3) How can we selected private docker repositories from DockerHub?
4) I have a 'containership/engine' in the application listings, is this required for things to run?
When launching a cluster from ContainerShip Cloud, ubuntu is installed. You can install ContainerShip, the open source software by hand on any linux distro; we will be supporting more distros from the Cloud interface in the future.
The pulldown is powered from dockerhub search.
Private docker repositories with authentication are currently in the works.
containership/engine is the default image if one was not provided. It sounds like there may have been a bug when passing "molinto/nginx". Even if it does not autocomplete (it doesn't seem to find it using dockerhub search for me) passing that string in the Create modal should still set it correctly.
Comparing to a self-hosted PaaS is fair for the open source containership project.
It has built in high availability, automatic clustering of nodes, loadbalancing, service discovery, persistent data management, internal DNS, and support for easily extending the core of the system with plugins (plus more).
Of your examples I would say it is most like Openshift Origin.
Dokku being mainly aimed at people running a single standalone server.
ContainerShip Cloud (https://cloud.containership.io) is a hosted service that lets you launch and scale ContainerShip clusters with a click across multiple providers.
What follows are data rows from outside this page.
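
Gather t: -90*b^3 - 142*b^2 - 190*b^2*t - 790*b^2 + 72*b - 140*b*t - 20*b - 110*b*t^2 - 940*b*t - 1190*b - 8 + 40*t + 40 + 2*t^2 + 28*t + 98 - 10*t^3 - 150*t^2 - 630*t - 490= -90*b^3 - 932*b^2 - 1138*b - 10*t^3 + t^2*(-110*b - 148) + t*(-190*b^2 - 1080*b - 562) - 360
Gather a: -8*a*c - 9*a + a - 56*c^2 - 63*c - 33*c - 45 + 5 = a*(-8*c - 8) - 56*c^2 - 96*c - 40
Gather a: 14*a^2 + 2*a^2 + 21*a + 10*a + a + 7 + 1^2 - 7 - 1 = 16*a^2 + 32*a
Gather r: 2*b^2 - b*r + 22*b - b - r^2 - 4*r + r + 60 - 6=2*b^2 + 21*b - r^2 + r*(-b - 3) + 54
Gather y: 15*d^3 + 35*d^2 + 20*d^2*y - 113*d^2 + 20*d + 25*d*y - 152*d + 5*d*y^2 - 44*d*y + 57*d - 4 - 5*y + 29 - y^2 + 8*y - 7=15*d^3 - 78*d^2 - 75*d + y^2*(5*d - 1) + y*(20*d^2 - 19*d + 3) + 18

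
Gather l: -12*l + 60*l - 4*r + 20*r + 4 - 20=48*l + 16*r - 16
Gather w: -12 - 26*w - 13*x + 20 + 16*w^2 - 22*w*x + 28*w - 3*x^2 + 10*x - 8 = 16*w^2 + w*(2 - 22*x) - 3*x^2 - 3*x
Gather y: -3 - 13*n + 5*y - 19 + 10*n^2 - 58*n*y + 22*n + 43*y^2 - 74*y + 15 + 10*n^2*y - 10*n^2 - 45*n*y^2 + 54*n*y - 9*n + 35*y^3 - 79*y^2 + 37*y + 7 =35*y^3 + y^2*(-45*n - 36) + y*(10*n^2 - 4*n - 32)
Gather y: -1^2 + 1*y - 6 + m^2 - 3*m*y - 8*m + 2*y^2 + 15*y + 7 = m^2 - 8*m + 2*y^2 + y*(16 - 3*m)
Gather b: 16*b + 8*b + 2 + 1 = 24*b + 3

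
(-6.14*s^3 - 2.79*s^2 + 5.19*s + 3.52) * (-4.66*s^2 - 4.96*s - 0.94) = 28.6124*s^5 + 43.4558*s^4 - 4.5754*s^3 - 39.523*s^2 - 22.3378*s - 3.3088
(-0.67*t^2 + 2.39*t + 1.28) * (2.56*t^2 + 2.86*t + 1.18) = -1.7152*t^4 + 4.2022*t^3 + 9.3216*t^2 + 6.481*t + 1.5104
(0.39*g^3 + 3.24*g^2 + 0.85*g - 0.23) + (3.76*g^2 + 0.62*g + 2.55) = 0.39*g^3 + 7.0*g^2 + 1.47*g + 2.32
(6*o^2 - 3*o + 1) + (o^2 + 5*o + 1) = 7*o^2 + 2*o + 2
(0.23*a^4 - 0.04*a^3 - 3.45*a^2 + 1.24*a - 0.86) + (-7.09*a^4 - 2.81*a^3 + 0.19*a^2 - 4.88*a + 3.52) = -6.86*a^4 - 2.85*a^3 - 3.26*a^2 - 3.64*a + 2.66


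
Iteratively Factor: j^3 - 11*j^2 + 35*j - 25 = (j - 1)*(j^2 - 10*j + 25) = (j - 5)*(j - 1)*(j - 5)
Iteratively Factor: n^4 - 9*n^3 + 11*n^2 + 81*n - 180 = (n + 3)*(n^3 - 12*n^2 + 47*n - 60) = (n - 3)*(n + 3)*(n^2 - 9*n + 20) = (n - 5)*(n - 3)*(n + 3)*(n - 4)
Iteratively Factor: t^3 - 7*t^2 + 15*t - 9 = (t - 3)*(t^2 - 4*t + 3) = (t - 3)*(t - 1)*(t - 3)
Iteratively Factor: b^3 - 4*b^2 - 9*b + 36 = (b - 4)*(b^2 - 9) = (b - 4)*(b - 3)*(b + 3)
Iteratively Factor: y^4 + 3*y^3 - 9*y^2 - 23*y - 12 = (y - 3)*(y^3 + 6*y^2 + 9*y + 4) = (y - 3)*(y + 4)*(y^2 + 2*y + 1) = (y - 3)*(y + 1)*(y + 4)*(y + 1)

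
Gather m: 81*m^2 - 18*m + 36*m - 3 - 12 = 81*m^2 + 18*m - 15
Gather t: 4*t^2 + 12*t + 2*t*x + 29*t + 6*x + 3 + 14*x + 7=4*t^2 + t*(2*x + 41) + 20*x + 10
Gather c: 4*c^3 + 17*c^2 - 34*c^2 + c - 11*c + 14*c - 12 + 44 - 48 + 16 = 4*c^3 - 17*c^2 + 4*c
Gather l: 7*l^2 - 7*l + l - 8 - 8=7*l^2 - 6*l - 16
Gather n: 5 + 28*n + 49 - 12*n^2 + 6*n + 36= -12*n^2 + 34*n + 90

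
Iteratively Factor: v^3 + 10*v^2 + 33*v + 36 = (v + 3)*(v^2 + 7*v + 12) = (v + 3)*(v + 4)*(v + 3)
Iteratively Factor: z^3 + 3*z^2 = (z)*(z^2 + 3*z) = z^2*(z + 3)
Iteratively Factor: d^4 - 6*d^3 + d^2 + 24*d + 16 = (d + 1)*(d^3 - 7*d^2 + 8*d + 16) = (d - 4)*(d + 1)*(d^2 - 3*d - 4) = (d - 4)*(d + 1)^2*(d - 4)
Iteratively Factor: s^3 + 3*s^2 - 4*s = (s - 1)*(s^2 + 4*s) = (s - 1)*(s + 4)*(s)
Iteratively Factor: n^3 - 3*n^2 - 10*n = (n)*(n^2 - 3*n - 10) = n*(n + 2)*(n - 5)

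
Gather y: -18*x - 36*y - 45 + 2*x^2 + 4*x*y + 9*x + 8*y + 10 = 2*x^2 - 9*x + y*(4*x - 28) - 35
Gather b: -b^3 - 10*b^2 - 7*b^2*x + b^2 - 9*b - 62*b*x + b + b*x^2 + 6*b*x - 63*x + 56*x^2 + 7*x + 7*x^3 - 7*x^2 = -b^3 + b^2*(-7*x - 9) + b*(x^2 - 56*x - 8) + 7*x^3 + 49*x^2 - 56*x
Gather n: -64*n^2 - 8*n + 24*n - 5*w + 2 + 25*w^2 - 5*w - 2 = -64*n^2 + 16*n + 25*w^2 - 10*w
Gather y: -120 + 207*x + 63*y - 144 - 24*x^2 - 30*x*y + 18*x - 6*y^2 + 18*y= -24*x^2 + 225*x - 6*y^2 + y*(81 - 30*x) - 264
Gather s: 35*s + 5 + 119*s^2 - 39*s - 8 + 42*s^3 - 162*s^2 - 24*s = 42*s^3 - 43*s^2 - 28*s - 3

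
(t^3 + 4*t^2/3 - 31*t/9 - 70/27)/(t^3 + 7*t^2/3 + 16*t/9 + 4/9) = (9*t^2 + 6*t - 35)/(3*(3*t^2 + 5*t + 2))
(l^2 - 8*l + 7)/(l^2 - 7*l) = (l - 1)/l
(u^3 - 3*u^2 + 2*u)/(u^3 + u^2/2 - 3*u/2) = 2*(u - 2)/(2*u + 3)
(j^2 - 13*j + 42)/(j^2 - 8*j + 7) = (j - 6)/(j - 1)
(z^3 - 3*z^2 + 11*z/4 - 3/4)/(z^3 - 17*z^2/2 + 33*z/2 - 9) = (z - 1/2)/(z - 6)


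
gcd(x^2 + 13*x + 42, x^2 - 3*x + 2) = 1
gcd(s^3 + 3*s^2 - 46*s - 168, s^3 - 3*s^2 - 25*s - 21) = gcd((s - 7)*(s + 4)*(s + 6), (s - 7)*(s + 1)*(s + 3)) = s - 7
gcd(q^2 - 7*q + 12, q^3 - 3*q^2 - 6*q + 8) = q - 4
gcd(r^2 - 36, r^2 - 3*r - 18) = r - 6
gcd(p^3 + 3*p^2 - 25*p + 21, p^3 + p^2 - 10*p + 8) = p - 1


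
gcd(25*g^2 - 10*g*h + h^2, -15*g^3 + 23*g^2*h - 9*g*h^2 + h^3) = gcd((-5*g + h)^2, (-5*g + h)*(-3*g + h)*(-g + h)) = 5*g - h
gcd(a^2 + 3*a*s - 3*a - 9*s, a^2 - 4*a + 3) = a - 3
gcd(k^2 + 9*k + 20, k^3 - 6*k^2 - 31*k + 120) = k + 5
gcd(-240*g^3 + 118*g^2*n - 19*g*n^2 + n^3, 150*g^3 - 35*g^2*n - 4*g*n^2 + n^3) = 5*g - n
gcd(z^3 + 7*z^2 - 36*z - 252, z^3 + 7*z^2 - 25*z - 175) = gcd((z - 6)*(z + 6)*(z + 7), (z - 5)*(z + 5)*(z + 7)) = z + 7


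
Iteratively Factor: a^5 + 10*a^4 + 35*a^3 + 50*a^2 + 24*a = (a)*(a^4 + 10*a^3 + 35*a^2 + 50*a + 24) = a*(a + 2)*(a^3 + 8*a^2 + 19*a + 12) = a*(a + 2)*(a + 3)*(a^2 + 5*a + 4) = a*(a + 1)*(a + 2)*(a + 3)*(a + 4)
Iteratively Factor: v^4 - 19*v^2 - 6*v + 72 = (v + 3)*(v^3 - 3*v^2 - 10*v + 24) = (v - 2)*(v + 3)*(v^2 - v - 12) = (v - 2)*(v + 3)^2*(v - 4)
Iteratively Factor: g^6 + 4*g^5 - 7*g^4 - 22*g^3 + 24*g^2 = (g)*(g^5 + 4*g^4 - 7*g^3 - 22*g^2 + 24*g) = g*(g - 1)*(g^4 + 5*g^3 - 2*g^2 - 24*g) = g*(g - 1)*(g + 3)*(g^3 + 2*g^2 - 8*g) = g*(g - 2)*(g - 1)*(g + 3)*(g^2 + 4*g) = g^2*(g - 2)*(g - 1)*(g + 3)*(g + 4)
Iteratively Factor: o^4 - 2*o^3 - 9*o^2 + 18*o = (o - 2)*(o^3 - 9*o) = o*(o - 2)*(o^2 - 9) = o*(o - 3)*(o - 2)*(o + 3)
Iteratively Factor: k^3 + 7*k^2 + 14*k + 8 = (k + 4)*(k^2 + 3*k + 2) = (k + 2)*(k + 4)*(k + 1)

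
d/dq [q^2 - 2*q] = 2*q - 2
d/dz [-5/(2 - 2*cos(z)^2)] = 5*cos(z)/sin(z)^3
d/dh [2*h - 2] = 2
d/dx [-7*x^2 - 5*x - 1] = -14*x - 5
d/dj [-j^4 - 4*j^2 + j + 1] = -4*j^3 - 8*j + 1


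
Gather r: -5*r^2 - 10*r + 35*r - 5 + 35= -5*r^2 + 25*r + 30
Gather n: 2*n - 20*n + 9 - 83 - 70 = -18*n - 144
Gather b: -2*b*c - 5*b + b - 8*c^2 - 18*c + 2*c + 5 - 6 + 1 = b*(-2*c - 4) - 8*c^2 - 16*c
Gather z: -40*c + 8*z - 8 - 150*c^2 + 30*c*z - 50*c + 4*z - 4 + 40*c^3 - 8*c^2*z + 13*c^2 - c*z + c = 40*c^3 - 137*c^2 - 89*c + z*(-8*c^2 + 29*c + 12) - 12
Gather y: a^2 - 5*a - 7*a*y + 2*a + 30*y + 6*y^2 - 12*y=a^2 - 3*a + 6*y^2 + y*(18 - 7*a)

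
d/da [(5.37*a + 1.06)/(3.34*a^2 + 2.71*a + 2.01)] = (-17.9358*a^2 - 7.0808*a + 7.9211)/(11.1556*a^4 + 18.1028*a^3 + 20.7709*a^2 + 10.8942*a + 4.0401)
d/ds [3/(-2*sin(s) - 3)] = 6*cos(s)/(2*sin(s) + 3)^2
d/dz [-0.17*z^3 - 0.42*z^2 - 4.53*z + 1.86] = -0.51*z^2 - 0.84*z - 4.53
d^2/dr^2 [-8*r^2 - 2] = -16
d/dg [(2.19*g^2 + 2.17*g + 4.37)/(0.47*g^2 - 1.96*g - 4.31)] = (-5.3123*g^2 - 22.9856*g - 0.787499999999998)/(0.2209*g^4 - 1.8424*g^3 - 0.2098*g^2 + 16.8952*g + 18.5761)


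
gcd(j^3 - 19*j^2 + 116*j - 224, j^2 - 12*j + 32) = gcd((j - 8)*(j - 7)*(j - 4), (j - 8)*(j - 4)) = j^2 - 12*j + 32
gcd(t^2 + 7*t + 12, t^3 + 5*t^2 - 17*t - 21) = 1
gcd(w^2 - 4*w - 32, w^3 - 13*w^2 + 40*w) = w - 8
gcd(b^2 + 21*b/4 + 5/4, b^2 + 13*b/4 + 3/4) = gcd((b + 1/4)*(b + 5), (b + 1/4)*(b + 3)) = b + 1/4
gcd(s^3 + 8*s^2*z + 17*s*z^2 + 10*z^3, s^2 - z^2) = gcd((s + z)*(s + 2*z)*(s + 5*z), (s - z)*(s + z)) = s + z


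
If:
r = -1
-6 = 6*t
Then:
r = -1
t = -1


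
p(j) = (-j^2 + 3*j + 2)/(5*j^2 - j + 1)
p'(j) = (1 - 10*j)*(-j^2 + 3*j + 2)/(5*j^2 - j + 1)^2 + (3 - 2*j)/(5*j^2 - j + 1)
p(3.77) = -0.01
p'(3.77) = -0.06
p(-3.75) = -0.31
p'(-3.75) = -0.02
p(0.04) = 2.19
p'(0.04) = 4.37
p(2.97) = 0.05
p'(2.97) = -0.10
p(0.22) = 2.56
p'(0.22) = -0.50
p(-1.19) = -0.32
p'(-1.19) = 0.13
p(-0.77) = -0.19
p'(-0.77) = 0.61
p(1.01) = 0.79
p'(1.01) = -1.22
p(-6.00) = -0.28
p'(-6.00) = -0.01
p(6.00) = -0.09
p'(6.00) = -0.02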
You can backup clusters, share them, and move them between clouds.
Is anyone even using CF anymore especially in production? The spring/tomcat jee based setup seems a bit antiquated when there are so many lighter weight alternatives available.
I haven't checked out last backend in a while. From a quick look at their site I can say the following:
- ContainerShip is open source / Last Backend is not. The "brains" of the Last Backend system are managed by Last Backend and run on their servers. With ContainerShip all the critical components run on your own servers so if the centralized ContainerShip Cloud management system goes down, your systems keep working.. Not sure the same can be said for LB.
- ContainerShip already has a fully functional REST API & Command Line Interface for deploying/scaling/managing apps.
- ContainerShip Cloud allows you to do point in time snapshots of an entire cluster which you can then move between clouds/clone/etc.
There is probably more but I would need to dig further into their documentation.